Secretary of State Hillary Clinton told reporters today the intelligence surrounding the threat to the U.S. consulate in Benghazi did not indicate that the consulate was under threat.
"With all of our missions overseas in advance in Sept. 11, as is done every year, we did an evaluation of threat streams," said Clinton. "The office of the director of National Intelligence has said we have no actionable intelligence that an attack on our post in Benghazi was planned or imminent."
Clinton's comments echo what United Nations Ambassador Susan Rice said ABC's This Week , where she said all indications were that extremists "hijacked" a "spontaneous" protest
The secretary said that the attacks are the work of extremists taking advantage of the widespread outrage over the anti-Muslim video being widely circulated on the Internet.
"There are extremists in all of these this societies and on the outside who are working to take advantage of broad outrage in order to incite violence and specifically incite violence against Americans and American facilities," she said.
Since the attack, which lasted nearly five hours and resulted in the deaths of four diplomats, including the U.S. Ambassador to Libya Christopher Stevens, questions have emerged about the security for both the consulate and the ambassador. Clinton gave further details about the measures taken, including a "robust" security presence inside the compound, which was surrounded by a wall.
"Let me assure our security in Benghazi included a unit of host government forces, as well as a local guard force of the kind that we rely on in many places around the world," Clinton told reporters.
Last Friday, State Department Spokesperson Victoria Nuland emphatically told reporters that none of the security provided at the Benghazi consulate were provided by a private security firm.
"All of the security in Libya has been done by Libyans, by American government personnel, and then to a very limited extent these individual contracts with individual security personnel, but there was never a contract with a company, and there was never a plan to have a contract with a company." she said.

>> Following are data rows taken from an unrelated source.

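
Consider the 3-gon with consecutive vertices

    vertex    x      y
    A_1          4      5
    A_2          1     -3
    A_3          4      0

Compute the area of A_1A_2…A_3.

7.5

Apply the surveyor's formula: 2A = Σ (x_i·y_{i+1} − x_{i+1}·y_i), indices taken mod 3.
Σ = (-17) + (12) + (20) = 15
Area = |Σ|/2 = 7.5.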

But Tuesday, Nuland corrected her original statement, telling reporters that in fact the State Department did hire a private security company, a British firm called the Blue Mountain Group, which Nuland said has a permit to operate within Libya to hire local security guards.
"They were hired to provide local Libyan guards who operated inside the gate doing things like operating the security access equipment, screening the cars, that kind of thing," said Nuland.
Blue Mountain says on its Website that it provides both security and training andhas recently operated in Afghanistan, Iraq, Pakistan and other dangerous places for clients ranging from Google to Cadburys.
Wired reported that the company signed a six figure contract with the State Department to protect the consulate four months ago. Nuland said that the company remains on contract, "pending a full assessment of the security situation."
Clinton didn't speak specifically to where the guards protecting the consulate in Benghazi were from but did say the State Department is now taking aggressive steps to protect its employees, consulates and embassies around the world, and is reviewing security at every post.
Clinton also confirmed that the FBI is now in Libya, working with local officials on the investigation and stressed that there will be justice for the four murdered diplomats.
"We will not rest until the people who orchestrated this attack are found and punished," the Secretary said.